A travel blog of Ireland, Europe, and New Zealand

Dublin, Saturday

Well, actually, it is now three weeks since these events – I will strive to be more up-to-date in future posts.  

It has been very cold here this week with quite gusty winds as well. In fact, we saw snow on Wednesday night – just a light flurry here in Dublin, not even worth taking a photo,  although it closed schools in the west of Ireland. Today, while only minimally warmer, the sky was blue for a change, the sun was shining and the wind had died down, so out we went. This weekend there is a traditional music festival on in the pubs of Temple Bar but we also thought that it was a good day to go out for lunch.

There are some very good restaurants in Dublin but they are not cheap. Mains at 35 Euros are not out of the ordinary (about NZD50 or so). However, many of them provide set lunches at greatly discounted prices and we have taken advantage of these from time to time. Today we chose the Stanley Wine Bar and Restaurant in St Andrew’s Street, not far from Trinity College.


It nearly ended before it had started. The restaurant is very unprepossessing from the outside – we nearly walked right past it – and we thought to begin with that it was closed as the entrance door appeared to be locked.

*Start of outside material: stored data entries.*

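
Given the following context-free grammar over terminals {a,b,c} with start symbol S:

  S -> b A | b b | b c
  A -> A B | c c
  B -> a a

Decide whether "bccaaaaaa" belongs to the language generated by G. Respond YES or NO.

Convert to CNF:
  S -> T2 A | T2 T0 | T2 T2
  A -> A B | T0 T0
  B -> T1 T1
  T0 -> c
  T1 -> a
  T2 -> b

CYK table (by increasing span):
  [0..0]={T2}  "b"  orig:{}
  [1..1]={T0}  "c"  orig:{}
  [2..2]={T0}  "c"  orig:{}
  [3..3]={T1}  "a"  orig:{}
  [4..4]={T1}  "a"  orig:{}
  [5..5]={T1}  "a"  orig:{}
  [6..6]={T1}  "a"  orig:{}
  [7..7]={T1}  "a"  orig:{}
  [8..8]={T1}  "a"  orig:{}
  [0..1]={S}  "bc"
  [1..2]={A}  "cc"
  [2..3]=∅  "ca"
  [3..4]={B}  "aa"
  [4..5]={B}  "aa"
  [5..6]={B}  "aa"
  [6..7]={B}  "aa"
  [7..8]={B}  "aa"
  [0..2]={S}  "bcc"
  [1..3]=∅  "cca"
  [2..4]=∅  "caa"
  [3..5]=∅  "aaa"
  [4..6]=∅  "aaa"
  [5..7]=∅  "aaa"
  [6..8]=∅  "aaa"
  [0..3]=∅  "bcca"
  [1..4]={A}  "ccaa"
  [2..5]=∅  "caaa"
  [3..6]=∅  "aaaa"
  [4..7]=∅  "aaaa"
  [5..8]=∅  "aaaa"
  [0..4]={S}  "bccaa"
  [1..5]=∅  "ccaaa"
  [2..6]=∅  "caaaa"
  [3..7]=∅  "aaaaa"
  [4..8]=∅  "aaaaa"
  [0..5]=∅  "bccaaa"
  [1..6]={A}  "ccaaaa"
  [2..7]=∅  "caaaaa"
  [3..8]=∅  "aaaaaa"
  [0..6]={S}  "bccaaaa"
  [1..7]=∅  "ccaaaaa"
  [2..8]=∅  "caaaaaa"
  [0..7]=∅  "bccaaaaa"
  [1..8]={A}  "ccaaaaaa"
  [0..8]={S}  "bccaaaaaa"

S ∈ T[0,8] ⇒ YES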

At this point, I need to digress slightly to tell you about a rather famous Larson cartoon which shows the door to the MENSA headquarters with a large notice above saying “Pull” and a less than MENSA-material boy struggling to push it open. It my defence I should say that there was no such sign on this particular door and try as I might, I could not push it open. It was only when I was busy on my phone googling for a Plan B that a customer walked out by pushing the door from the other side and informed us that it was indeed open so in we went, my companion sniggering much too loudly.

It was aIMG_0910 most enjoyable lunch. To start, Pip had crayfish risotto and I had – should I admit to it? – Parfait de Foie Gras. Absolutely delicious. We are assured that Ireland is one of a number of countries which bans the sale of force-fed products which have caused controversy and so you will be relieved to know that no animals were harmed in the creation of this delicacy (apart from, of course, losing their little lives) so our consciences are clear.

Mains were a Chicken Supreme for Madam and a cod fillet for Sir followed by a pannacotta and a lemon cream with Italian meringues. And all for 21 Euro per person plus a glass of Beaujolais Blanc each. Well-fortified, we went in searchIMG_0918 of Irish music.


First Floor view, Stanley Restaurant

I guess this is as close as we would ever come to a pub crawl, visiting three pubs in three hours. We started at the eponymous Temple Bar, paused for a while at the Auld Dubliner and finished up at Oliver St John Gogarty’s, hearing really good music at every stop. Most of the music was trad rather than native Irish, which was fine by us although more of a mixture would maybe have been better. Perhaps we just didn’t go to the right pubs for the “real” music. And contrary to what you might think, there was not a lot of alcohol-drinking involved (at least, not by us). Irish pubs are very good about serving just tea or coffee if that’s what you want, so that was what we ordered at the first stop. At the second, we freeloaded, buying nothing at all (but then it was very crowded and we had to stand or sit on the stairs) and at the third we shared a half bottle of chardonnay.

Future Plans

It’s February and already our calendar is filling up. Kirsty and Richard are coming over for a long weekend and we’re looking forward to sharing a few of Dublin’s gastronomical delights with them. In March we go for a three-day break to Nice in the south of France and in April we fly off for a week in Tuscany, hoping to catch some good spring weather. As soon as we are back we are hosting Debbie, a friend from NZ, for a few nights. Then in May I am booked to fly to the UK for a week of looking after Angus during his school holidays. Angus and I are looking forward to a few day trip adventures on the train, visiting towns such as Eastbourne, Worthing, maybe even Chichester and Bournemouth, along the south coast of England. In August we have four of Pip’s American AFS family coming to visit for a week and we have planned a trip to Kerry with them. In November Pip has a conference to attend in Pretoria, South Africa and then it will be Xmas again! We will probably squeeze in at least one other long weekend to a European city and of course there is a lot more of Ireland to explore.